Why are intra-bank lending rates, or LIBOR rates, rising, when monetary policy hasn’t changed?
Ok, that’s a wonky question. But the answer has big implications for everything from stock prices to your retirement portfolio to the interest rates you might pay on your house or car. Over the last three months, intra-bank lending rates have risen by about twenty basis points, or 0.20%. In the world of lending, that’s quite a large jump. And the sort of jump that makes me worried, because when rates go up, it typically means that financial institutions are concerned about some potential downside in the market that will increase their own risk.
So, put another way, what’s happening right now to make those bankers scared? In 2014, new financial regulation was introduced to prevent runs on money market funds–money market funds, unlike bank deposits, aren’t insured by the FDIC. But they are used to create a lot of daily liquidity in the market. They tend to be owned by any number of individual and institutional investors. Back in 2008, a couple of these funds “broke the buck,” or were unable to pay back investors all of their money, thanks to the turmoil of the financial crisis.
Financial regulators worried that money markets might be ground zero for the next financial crisis, so they started to craft rules to help prevent that from becoming the case. The new regulation, which goes into effect in just one month, would require various funds to have fees and “gates,” to make it tougher for investors to pull their money out of such funds in the case of a panic run. The idea is to make money market funds less vulnerable to “breaking the buck.”
But many big institutional investors and some retail investors don’t want to pay the fees or deal with the new rules, and so they are moving money out of prime money market funds. According to the Office of Financial Research, the body set up to look at potential vulnerabilities in markets post 2008, such funds have lost about $800 billion since the end of 2015. Much of the money is going into government T-bills, and funds that don’t have such restrictive rules. (If, like me, you enjoy geeking out on such things, the OFR has amazing graphics illustrating all this, and you can drill down to where the money is going on a fund by fund basis.)

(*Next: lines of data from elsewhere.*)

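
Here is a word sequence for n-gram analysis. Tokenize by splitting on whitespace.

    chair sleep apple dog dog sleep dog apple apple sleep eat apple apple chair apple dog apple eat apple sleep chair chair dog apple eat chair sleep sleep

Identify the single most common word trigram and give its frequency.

"dog apple eat", 2 times

Trigram frequencies (highest first):
  dog apple eat: 2
  chair sleep apple: 1
  sleep apple dog: 1
  apple dog dog: 1
  dog dog sleep: 1
  dog sleep dog: 1
  … (19 more, each ≤ 1)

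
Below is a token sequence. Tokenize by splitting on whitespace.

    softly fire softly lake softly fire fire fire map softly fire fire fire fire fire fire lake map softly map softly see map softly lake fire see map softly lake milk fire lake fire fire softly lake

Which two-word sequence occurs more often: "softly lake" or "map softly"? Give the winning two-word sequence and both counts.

"map softly" (5 vs 4)

"softly lake": 4 occurrences
"map softly": 5 occurrences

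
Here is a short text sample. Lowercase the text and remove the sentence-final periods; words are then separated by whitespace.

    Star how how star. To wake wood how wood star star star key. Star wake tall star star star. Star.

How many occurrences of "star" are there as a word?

Scanning the 20 tokens for "star":
  position 1: star
  position 4: star
  position 10: star
  position 11: star
  position 12: star
  position 14: star
  position 17: star
  position 18: star
  position 19: star
  position 20: star

10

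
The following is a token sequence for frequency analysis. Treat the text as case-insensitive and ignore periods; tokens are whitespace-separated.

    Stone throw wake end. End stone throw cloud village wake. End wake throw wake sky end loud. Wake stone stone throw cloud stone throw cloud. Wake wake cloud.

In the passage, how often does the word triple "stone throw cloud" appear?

Scanning the 26 overlapping trigram windows for "stone throw cloud":
  position 6–8: stone throw cloud
  position 20–22: stone throw cloud
  position 23–25: stone throw cloud

3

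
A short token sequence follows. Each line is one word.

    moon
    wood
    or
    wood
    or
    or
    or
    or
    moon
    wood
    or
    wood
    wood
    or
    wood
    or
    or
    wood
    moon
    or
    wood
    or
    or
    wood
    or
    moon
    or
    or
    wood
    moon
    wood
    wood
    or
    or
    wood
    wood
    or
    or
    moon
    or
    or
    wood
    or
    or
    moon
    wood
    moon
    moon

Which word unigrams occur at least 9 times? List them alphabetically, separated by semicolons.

Unigram counts meeting the condition (at least 9 times):
  moon: 9
  or: 23
  wood: 16

moon; or; wood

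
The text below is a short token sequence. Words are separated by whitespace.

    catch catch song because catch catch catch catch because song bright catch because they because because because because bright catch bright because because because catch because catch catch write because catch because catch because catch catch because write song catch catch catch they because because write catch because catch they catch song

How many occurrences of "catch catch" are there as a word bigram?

8

Scanning the 51 overlapping bigram windows for "catch catch":
  position 1–2: catch catch
  position 5–6: catch catch
  position 6–7: catch catch
  position 7–8: catch catch
  position 27–28: catch catch
  position 35–36: catch catch
  position 40–41: catch catch
  position 41–42: catch catch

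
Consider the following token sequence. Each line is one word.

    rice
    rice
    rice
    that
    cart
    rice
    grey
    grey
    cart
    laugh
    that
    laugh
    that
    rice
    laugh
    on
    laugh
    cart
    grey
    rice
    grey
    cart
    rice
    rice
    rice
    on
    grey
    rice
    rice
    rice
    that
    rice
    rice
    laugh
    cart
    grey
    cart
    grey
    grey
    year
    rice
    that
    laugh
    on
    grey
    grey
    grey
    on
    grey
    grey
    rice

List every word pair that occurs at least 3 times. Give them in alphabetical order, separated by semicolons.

Bigram counts meeting the condition (at least 3 times):
  cart grey: 3
  grey cart: 3
  grey grey: 5
  grey rice: 3
  on grey: 3
  rice rice: 7
  rice that: 3

cart grey; grey cart; grey grey; grey rice; on grey; rice rice; rice that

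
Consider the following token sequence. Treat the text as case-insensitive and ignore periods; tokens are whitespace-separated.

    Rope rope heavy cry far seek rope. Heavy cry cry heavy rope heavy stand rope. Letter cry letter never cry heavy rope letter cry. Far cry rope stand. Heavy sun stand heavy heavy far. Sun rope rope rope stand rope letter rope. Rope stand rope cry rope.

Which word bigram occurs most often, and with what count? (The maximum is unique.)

Bigram frequencies (highest first):
  rope rope: 4
  rope heavy: 3
  stand rope: 3
  rope letter: 3
  rope stand: 3
  heavy cry: 2
  … (22 more, each ≤ 2)

"rope rope", 4 times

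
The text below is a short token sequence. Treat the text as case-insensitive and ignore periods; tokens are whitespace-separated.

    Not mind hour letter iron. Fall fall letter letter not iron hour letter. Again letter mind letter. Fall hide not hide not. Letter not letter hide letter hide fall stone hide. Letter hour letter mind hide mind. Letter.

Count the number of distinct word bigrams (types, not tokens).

28

38 tokens → 37 bigram windows in total.
Repeated bigrams (each contributes count−1 duplicates):
  hour letter: 3
  hide letter: 2
  hide not: 2
  letter hide: 2
  letter mind: 2
  letter not: 2
  mind letter: 2
  not letter: 2
9 duplicate windows → 37 − 9 = 28 distinct.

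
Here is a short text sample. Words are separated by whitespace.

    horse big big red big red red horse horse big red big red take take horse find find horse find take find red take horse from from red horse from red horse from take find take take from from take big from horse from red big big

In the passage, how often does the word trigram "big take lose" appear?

0

Scanning the 45 overlapping trigram windows for "big take lose":
  (none found)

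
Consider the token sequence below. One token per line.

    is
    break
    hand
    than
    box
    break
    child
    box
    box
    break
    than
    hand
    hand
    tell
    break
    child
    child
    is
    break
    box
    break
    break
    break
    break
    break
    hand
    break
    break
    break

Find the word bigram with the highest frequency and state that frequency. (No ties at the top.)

Bigram frequencies (highest first):
  break break: 6
  box break: 3
  is break: 2
  break hand: 2
  break child: 2
  hand than: 1
  … (12 more, each ≤ 1)

"break break", 6 times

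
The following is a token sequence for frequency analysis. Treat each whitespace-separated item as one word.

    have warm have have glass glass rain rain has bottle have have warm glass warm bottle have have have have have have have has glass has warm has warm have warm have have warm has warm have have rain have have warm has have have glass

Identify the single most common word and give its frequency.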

Because such prime money market funds have in the past been big buyers of LIBOR products from banks, there’s now less interest in these products, and prices for lending are, as a result going up. What would be worrisome about that? About 98 % of the interest rate derivatives and swaps markets–that’s right, those “weapons of mass financial destruction” that Warren Buffett warned about–are pegged to LIBOR rates. If they keep rising, as they very well might in the run up to the October adoption of the new money market regulation, then people on the wrong side of those derivative deals—hedge funds, commercial lenders, even banks that lend to small businesses–could be caught out. That would possibly create a ripple effect in markets at a time when they are nervous anyway, awaiting a decision from the Fed about a possible interest rate hike.
Unfortunately there’s not too much that the average investor can do about this, aside from keep their assets in a blue chip index fund and some cash. And then wait. But it’s a reminder that even when the market environment seems relatively benign, the complexity of the international financial system means that there can be dangerous currents brewing below the surface.